Designs protect the physical appearance and visual appeal of products. If you are the creator of a design, you will be regarded as the owner of that design and entitled to apply for design registration with some exceptions. If someone believes that your design is not new they can challenge it after it has been registered. To reduce the possibility of a challenge you can search and view registered designs, to get an idea of whether your design is already registered.
You apply for Registered Design Protection by filing out the appropriate application form and paying a fee. The competent patent office will send you a receipt confirming all the details you have sent and the date the office received your application. Once the patent office receives your application and fee, an examiner will check it and decide if we need to object to it. They will then send you a letter with the results of the examination within a period of time of them receiving your application. This letter will tell you if your design is acceptable. If the examiner objects to your design, you will have up to a given time limit to:
- 1.try to persuade us that the objections are not justified; or
- 2.overcome them in some other way.
If there are relatively straightforward ways of overcoming our objections, the examiner will tell you about these in the examination report.

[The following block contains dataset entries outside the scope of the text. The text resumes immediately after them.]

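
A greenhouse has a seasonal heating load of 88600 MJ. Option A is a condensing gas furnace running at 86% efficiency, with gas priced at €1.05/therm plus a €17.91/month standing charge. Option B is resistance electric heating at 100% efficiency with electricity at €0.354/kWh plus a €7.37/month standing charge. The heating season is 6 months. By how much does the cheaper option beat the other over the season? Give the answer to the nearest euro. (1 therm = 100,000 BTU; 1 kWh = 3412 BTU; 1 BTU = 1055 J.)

€7625

Heat load = 88600 MJ = 88,600,000,000 J / 1055 = 83,981,043 BTU
Gas: input = 83,981,043 / 0.86 = 97,652,375 BTU = 976.5 therm → 976.5 × €1.05 = €1,025.35; + 6 × €17.91 standing = €1,132.81
Electric: 83,981,043 BTU / 3412 = 24,610 kWh → × €0.354 = €8,713.16; + 6 × €7.37 standing = €8,757.38
Difference = |€1,132.81 − €8,757.38| = €7,624.57 ≈ €7625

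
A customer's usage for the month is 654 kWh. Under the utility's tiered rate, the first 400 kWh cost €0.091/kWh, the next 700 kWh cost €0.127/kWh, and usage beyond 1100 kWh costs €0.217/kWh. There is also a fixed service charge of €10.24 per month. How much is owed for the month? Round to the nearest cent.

€78.90

First 400 kWh × €0.091 = €36.40
Next 254 kWh × €0.127 = €32.26
Remaining tier: 0 kWh (not reached)
Energy charge = €68.66; + service €10.24 = €78.90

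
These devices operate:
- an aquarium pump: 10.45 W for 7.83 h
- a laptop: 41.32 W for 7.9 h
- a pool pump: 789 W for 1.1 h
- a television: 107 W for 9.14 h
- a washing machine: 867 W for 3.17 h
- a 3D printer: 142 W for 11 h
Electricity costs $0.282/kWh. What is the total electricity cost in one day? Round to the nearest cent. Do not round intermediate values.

$1.85

aquarium pump: 10.45 W × 7.83 h = 82 Wh = 0.08182 kWh
laptop: 41.32 W × 7.9 h = 326 Wh = 0.3264 kWh
pool pump: 789 W × 1.1 h = 868 Wh = 0.8679 kWh
television: 107 W × 9.14 h = 978 Wh = 0.978 kWh
washing machine: 867 W × 3.17 h = 2,748 Wh = 2.748 kWh
3D printer: 142 W × 11 h = 1,562 Wh = 1.562 kWh
Total energy = 0.08182 + 0.3264 + 0.8679 + 0.978 + 2.748 + 1.562 = 6.565 kWh
Cost = 6.565 kWh × $0.282 = $1.85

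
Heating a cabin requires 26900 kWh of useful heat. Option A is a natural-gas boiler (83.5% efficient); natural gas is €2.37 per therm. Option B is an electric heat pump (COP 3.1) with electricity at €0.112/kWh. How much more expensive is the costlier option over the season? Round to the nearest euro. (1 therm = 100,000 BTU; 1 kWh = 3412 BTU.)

€1633

Heat load = 26900 kWh × 3412 = 91,782,800 BTU
Gas: input = 91,782,800 / 0.835 = 109,919,521 BTU = 1,099 therm → 1,099 × €2.37 = €2,605.09
Heat pump: 91,782,800 BTU / 3412 = 26,900 kWh heat; / 3.1 = 8,677 kWh in → × €0.112 = €971.87
Difference = |€2,605.09 − €971.87| = €1,633.22 ≈ €1633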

The Locarno Classification system is used as a means of classification for industrial designs. Designs are divided up in to classes based on what goods they will be applied to. The Locarno Classification system is based on a multilateral treaty administered by WIPO (The World Intellectual Property Organization). This treaty is called the "Locarno Agreement Establishing an International Classification for Industrial Designs", which came into being in 1968. The agreement is open to those states who are party to the Paris Convention for the protection of industrial property.
You do not have to specify classes when you make a design application. The assigned examiner will do that for you as part of our examination of the application.

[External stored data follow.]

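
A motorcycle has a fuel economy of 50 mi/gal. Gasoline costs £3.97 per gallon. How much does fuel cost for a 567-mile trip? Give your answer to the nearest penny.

Fuel = 567 mi / 50 mpg = 11.34 gal
Cost = 11.34 gal × £3.97/gal = £45.02

£45.02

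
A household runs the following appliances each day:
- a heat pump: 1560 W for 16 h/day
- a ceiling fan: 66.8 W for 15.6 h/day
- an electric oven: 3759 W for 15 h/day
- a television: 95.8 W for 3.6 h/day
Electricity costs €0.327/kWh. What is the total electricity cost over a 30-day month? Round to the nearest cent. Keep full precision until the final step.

heat pump: 1560 W × 16 h × 30 d = 748,800 Wh = 748.8 kWh
ceiling fan: 66.8 W × 15.6 h × 30 d = 31,262 Wh = 31.26 kWh
electric oven: 3759 W × 15 h × 30 d = 1,691,550 Wh = 1,692 kWh
television: 95.8 W × 3.6 h × 30 d = 10,346 Wh = 10.35 kWh
Total energy = 748.8 + 31.26 + 1,692 + 10.35 = 2,482 kWh
Cost = 2,482 kWh × €0.327 = €811.60

€811.60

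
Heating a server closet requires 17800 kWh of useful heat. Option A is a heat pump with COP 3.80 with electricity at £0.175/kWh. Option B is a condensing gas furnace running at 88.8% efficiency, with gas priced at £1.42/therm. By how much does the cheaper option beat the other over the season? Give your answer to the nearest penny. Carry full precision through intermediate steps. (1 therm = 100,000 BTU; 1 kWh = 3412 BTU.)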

In some cases, you can also apply in writing to have a formal meeting (a hearing) with a Hearing Officer who is a senior official in the Designs Registry. At the hearing, you will have the opportunity to put forward your case which will allow the Hearing Officer to make a decision on the future of your application.
You can either withdraw your application or we will write to you telling you that it has been refused. The patent office will also refuse your application if you do not reply to the examination report by the deadline that the office gives you.
If the application is successful, the patent office will register your design in the national and/or regional Designs Register; and publish your registration details in Designs Journal.